Cependant, au cours de la même période, l'inflation annuelle cumulée à Cuba a dépassé 200 %, avec un dollar informel qui est passé de 250 à presque 490 CUP entre janvier 2024 et janvier 2026.
Cela signifie que le salaire d'un médecin ou d'un professeur vaut aujourd'hui moins d'un tiers de ce qu'il représentait il y a deux ans.
Même les travailleurs qui peuvent bénéficier des incitations de l'Accord 10199 —entre 500 et 1 000 CUP supplémentaires par mois— continueraient à perdre plus de 60 % de leur pouvoir d'achat réel.
Les chiffres du mirage salarial
- Canasta de base estimée (janvier 2026, deux personnes) : 25 000–27 000 CUP/mois
- Salaire moyen d'État : 5 400 CUP
- Couverture du panier : *à peine 20–22 % du coût de la vie.
En résumé : ni les augmentations de janvier 2024 pour la santé et l'éducation, ni les primes temporaires de l'Accord 10199/2025 pour le reste du secteur public, ne corrigent l'effondrement du pouvoir d'achat.
Les deux mécanismes sont nominaux et transitoires, tandis que la détérioration de la monnaie nationale progresse plus rapidement que tout ajustement salarial.
Médecins et enseignants : les grands oubliés
L'exclusion des médecins et des enseignants du nouvel incitatif n'est pas technique, mais politique.
Le régime doit montrer des résultats rapides dans des domaines de l'administration publique où la fuite des employés a causé l'effondrement des services, tandis que les secteurs de la santé et de l'éducation sont utilisés comme une vitrine propagandiste du "d'humanisme révolutionnaire".
Pourtant, ce sont précisément ces travailleurs qui soutiennent le pays dans des conditions plus précaires.
Un médecin cubain continue de recevoir l'équivalent de 12 dollars par mois, un enseignant un peu plus de 10, tandis que le gouvernement dépense des milliards pour subventionner des entreprises militaires ou pour de la propagande à l'étranger.
L'Accord 10199 consolide cette inégalité : il récompense les bureaucrates et les administrateurs, et laisse de côté ceux qui soutiennent réellement le système public.

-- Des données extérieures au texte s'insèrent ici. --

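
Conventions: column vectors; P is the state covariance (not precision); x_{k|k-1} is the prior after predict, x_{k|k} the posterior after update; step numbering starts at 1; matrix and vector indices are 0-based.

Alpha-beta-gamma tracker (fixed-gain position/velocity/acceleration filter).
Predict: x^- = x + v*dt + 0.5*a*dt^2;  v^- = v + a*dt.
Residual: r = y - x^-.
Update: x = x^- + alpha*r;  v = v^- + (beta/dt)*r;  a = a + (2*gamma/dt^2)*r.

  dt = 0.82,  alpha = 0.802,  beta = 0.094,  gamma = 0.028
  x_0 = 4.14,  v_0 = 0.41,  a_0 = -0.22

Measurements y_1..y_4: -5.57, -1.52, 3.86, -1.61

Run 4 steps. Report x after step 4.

x_post = -1.0247

step 1: x_pred=4.4022  r=-9.9722  x^+=-3.5955  v^+=-0.9136  a^+=-1.0505
step 2: x_pred=-4.6978  r=3.1778  x^+=-2.1492  v^+=-1.4107  a^+=-0.7859
step 3: x_pred=-3.5702  r=7.4302  x^+=2.3888  v^+=-1.2034  a^+=-0.1671
step 4: x_pred=1.3459  r=-2.9559  x^+=-1.0247  v^+=-1.6792  a^+=-0.4132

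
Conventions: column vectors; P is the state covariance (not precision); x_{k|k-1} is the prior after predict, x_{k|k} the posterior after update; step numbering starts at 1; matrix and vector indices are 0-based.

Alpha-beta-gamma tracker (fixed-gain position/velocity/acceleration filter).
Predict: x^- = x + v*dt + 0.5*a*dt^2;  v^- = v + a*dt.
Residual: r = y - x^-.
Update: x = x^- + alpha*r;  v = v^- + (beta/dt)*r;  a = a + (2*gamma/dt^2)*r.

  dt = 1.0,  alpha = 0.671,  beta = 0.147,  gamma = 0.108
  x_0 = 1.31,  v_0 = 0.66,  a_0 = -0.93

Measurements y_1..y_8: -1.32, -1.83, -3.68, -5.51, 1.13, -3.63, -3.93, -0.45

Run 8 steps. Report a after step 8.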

Une vieille norme, une économie épuisée
Au fond, la réapparition de l'Accord 10199/2025 n'est pas une erreur de calendrier, mais une manifestation de l'épuisement du modèle économique cubain.
L'État n'a plus de ressources pour augmenter les salaires réels, donc il répète les mêmes décrets sous une forme différente, recyclant les économies du fonds des salaires comme si c'étaient une nouvelle conquête.
Mais la réalité est implacable : avec une inflation qui anéantit toute augmentation et un peso de plus en plus déprécié, aucun incitatif ne peut freiner le désengagement professionnel ni la migration massive.
En résumé, le régime cubain tente de présenter comme un « nouvel exploit » un accord ancien qui n'augmente pas le salaire réel ni n'améliore la vie des travailleurs.
Les médecins et les enseignants, encore une fois exclus, restent le visage le plus visible du mépris institutionnel envers ceux qui soutiennent les piliers du système public.
Et la réactivation médiatique d'une norme morte il y a six mois n'est pas une mesure économique : c'est un symptôme du vide de pouvoir et d'idées au cœur même du modèle cubain.